The next morning she has a good walk in Kings Heath Park. She is relaxed and chirpy. As we begin to walk around the pond, she suddenly turns and sets off in the opposite direction. Strange, I think. But I don’t have a dog’s nose. There are Nancy, Rufus and Conchobhar, and, more to the point, Gr. and Bev., who are always generous with their treats.
Isis has begun her day well. In the afternoon, we set off to Reaside at three. I hope that the sun, hidden behind clouds, will still be high enough not to perturb her.
Unfortunately it isn’t and there is no way Hairy One will stay on the meadow. Instead, we walk along the path by the Rea until we reach the rugby fields at the beginning of Cannon Hill Park. We walk along the edge of the field before retracing our footsteps. Although she is not panicky, Isis is reluctant to walk and needs lots of reassurance. Once or twice on the fields she breaks into a normal run but soon comes to a halt and peers nervously up at the western sky.
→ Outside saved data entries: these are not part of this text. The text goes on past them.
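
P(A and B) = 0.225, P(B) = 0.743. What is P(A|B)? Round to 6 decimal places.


P(A|B) = P(A and B) / P(B) = 0.225 / 0.743 = 225/743 ≈ 0.30282638

0.302826


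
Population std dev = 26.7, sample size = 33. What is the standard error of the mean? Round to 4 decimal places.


SE = sigma / sqrt(n)
sqrt(33) ≈ 5.744563
SE = 26.7 / 5.744563 ≈ 4.647873

4.6479


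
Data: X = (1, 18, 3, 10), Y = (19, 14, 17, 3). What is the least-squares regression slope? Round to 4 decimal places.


b = sum((xi-xbar)(yi-ybar)) / sum((xi-xbar)^2)
n = 4, xbar = 32/4 = 8, ybar = 53/4 = 13.25
Sxy = sum((xi-xbar)(yi-ybar)) = -72
Sxx = sum((xi-xbar)^2) = 178
b = Sxy / Sxx = -36/89 ≈ -0.404494

-0.4045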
It is as though she suddenly remembers the danger.
Although she spends most of Friday evening upstairs on the bed, she still sleeps soundly until after ten next morning. The stress must have worn her out, poor little dog.
On Saturday, the sun disentangles itself from the clouds and shines very brightly all day. Isis is very frightened and wanders from room to room, scaring herself with each new burst of light.
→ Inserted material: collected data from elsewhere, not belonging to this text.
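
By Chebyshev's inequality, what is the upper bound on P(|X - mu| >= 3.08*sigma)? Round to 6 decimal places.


P <= 1/k^2
k^2 = 3.08^2 = 9.4864
1/k^2 = 1 / 9.4864 = 625/5929 ≈ 0.10541407

0.105414


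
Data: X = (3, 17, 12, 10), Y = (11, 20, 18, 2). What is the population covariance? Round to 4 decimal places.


Cov = (1/n)*sum((xi-xbar)(yi-ybar))
n = 4, xbar = 42/4 = 10.5, ybar = 51/4 = 12.75
sum((xi-xbar)(yi-ybar)) = 73.5
Cov = 73.5 / 4 = 18.375

18.3750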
She reminds me of my grandmother who used to insist on reading the News of the World when it made its way into the house, but complained constantly as she read about how disgusting all the articles were.
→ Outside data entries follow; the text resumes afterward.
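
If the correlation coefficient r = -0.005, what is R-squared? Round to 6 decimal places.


R^2 = r^2 = (-0.005)^2 = 0.000025

0.000025


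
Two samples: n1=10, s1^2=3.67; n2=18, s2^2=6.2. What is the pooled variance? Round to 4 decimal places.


sp^2 = ((n1-1)*s1^2 + (n2-1)*s2^2)/(n1+n2-2)
(n1-1)*s1^2 = 9 * 3.67 = 33.03
(n2-1)*s2^2 = 17 * 6.2 = 105.4
numerator = 33.03 + 105.4 = 138.43
n1+n2-2 = 26
sp^2 = 138.43 / 26 = 13843/2600 ≈ 5.324231

5.3242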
Even though I draw the blinds in the back room and the bedroom, she (Hairy One, not my grandmother) gets more and more worked up and is unable to settle anywhere.
At last the sun goes in and we rush to the park. But by the time we arrive, the sun has popped out again. Often, when the sun is high up in the sky in the summer, once she has made it to the middle of the field where there are no shadows, Isis is happy to race around. But not today. I make her exit the car park and she rushes onto the grass, pees mightily and then insists on returning to the car.
She remains anxious and restless for the rest of the day, and is distraught when I have to put a light on.
When it is dark, she settles with me on the futon while I chat to a friend on the phone, and afterwards as I read on the Hudl. But I have to use a tiny torch to allow me to plug in any devices and hide under a fleece so that she is not upset by the glow from the Hudl. Ah me, you’ll have to begin doing Hudl tests on your rescued dogs, Kerry!
It is not until much later, when I join her upstairs that she begins to relax.
This morning, I must be the only person in the West Midlands who is relieved to get up to dull skies and steady drizzle.
Isis came from the Aeza cat and dog rescue and adoption centre in Aljezur, Portugal. For information about adopting an animal from the centre, contact firstname.lastname@example.org or www.dogwatchuk.co.uk
Strange, yet fascinating! Exhausting for you both, though 😦
Yes. More for her, I think. She’s only settled down at home this evening, eaten her treats and retired to bed without barking persistently for me to join her!